For the legendary film composer Alfred Newman , Street Scene was his first film as the chief composer and the first of his numerous collaborations with the director King Vidor. The jazzy , in George Gershwin's Rhapsody in Blue , reminiscent "Street Scene" theme of Newman heard at the movie beginning and end of the film, it tries the hustle and bustle of New York musically illustrate. Newman's film music became known beyond the street scene and also in other films such as Scream of the Big City , The Kiss of Death , Taboo of the Righteous and How Do You Get a Millionaire? used again.

Reviews

Mordaunt Hall wrote in The New York Times that Street Scene was a "good movie," although some actors would act a little over the top. Overall, the quality of the filming lags a bit behind the stage production, also because sentences are sometimes spoken too quickly. But the people who hadn't seen the stage production would enjoy the film without any problems, predicts Hall. Vidor saved a "large part of the human quality" of the play on the big screen and in particular the scenes following the murder were very well staged.

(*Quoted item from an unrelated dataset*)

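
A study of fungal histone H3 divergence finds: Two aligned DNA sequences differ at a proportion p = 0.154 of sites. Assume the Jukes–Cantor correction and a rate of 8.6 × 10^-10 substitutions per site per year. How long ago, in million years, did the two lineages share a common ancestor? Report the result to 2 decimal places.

100.22

d = −(3/4) ln(1 − 4p/3) = −0.75 ln(1 − 0.205333) = −0.75 ln(0.794667)
  = −0.75 × (-0.229832) = 0.172374 substitutions/site.
Under a molecular clock d = 2μt, so t = d/(2μ) = 0.172374 / (2 × 8.6 × 10^-10) = 100.22 million years.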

Leonard Maltin gave the film three and a half stars out of four, it was "heartbreakingly realistic" and offers "fine acting" as well as "remarkable camera work by George Barnes". Craig Butler of the All Movie Guide writes that the then novel " Slice of Life " effect of Rice's play is more normal today and that the stereotyping of the characters according to their countries of origin seems strange to 21st century viewers, which is possibly why Rice's work is something out of date. Nevertheless, Rice creates “poetry” and “memorable scenes”, from which the film also benefits. Vidor films from an impressive number of camera angles and thus brings "movement and diversity" into the staging of the stage play. He achieved the “maximum dramatic effect” at the climax of the film. The large cast is good overall, although some actors sometimes play "a little more empathy than necessary". But especially the very young Sylvia Sidney in the central role is “captivating”.

Web links

Individual evidence

  1. The angel of the road | Film 1931. Retrieved March 19, 2020 .
  2. Hans Helmut Prinzler : King Vidor's view of reality . Ed .: Karin Herbst-Meßlinger, Rainer Rother . Bertz & Fischer, Berlin 2020, p. 81-82 .
  3. Hans Helmut Prinzler : King Vidor's view of reality . Ed .: Karin Herbst-Meßlinger, Rainer Rother . Bertz & Fischer, Berlin 2020, p. 81-82 .
  4. ^ Françoise Zimmer: King Vidor's view of reality . Ed .: Karin Herbst-Meßlinger, Rainer Rother . Bertz & Fischer, Berlin 2020, p. 118 .
  5. ^ Laurence E. MacDonald: The Invisible Art of Film Music: A Comprehensive History . Scarecrow Press, 1998, ISBN 978-1-880157-56-5 ( google.de [accessed March 19, 2020]).
  6. ^ Films with Alfred Newman's "Street Scene" music. Retrieved March 19, 2020 .
  7. ^ Mordaunt Hall: THE SCREEN; When Murder Is Done. In: The New York Times . August 27, 1931, ISSN  0362-4331 ( nytimes.com [accessed March 19, 2020]).
  8. Street Scene (1931) - Overview - TCM.com. Retrieved March 19, 2020 .
  9. Street Scene (1931) - King Vidor | Review. Retrieved March 19, 2020 (American English).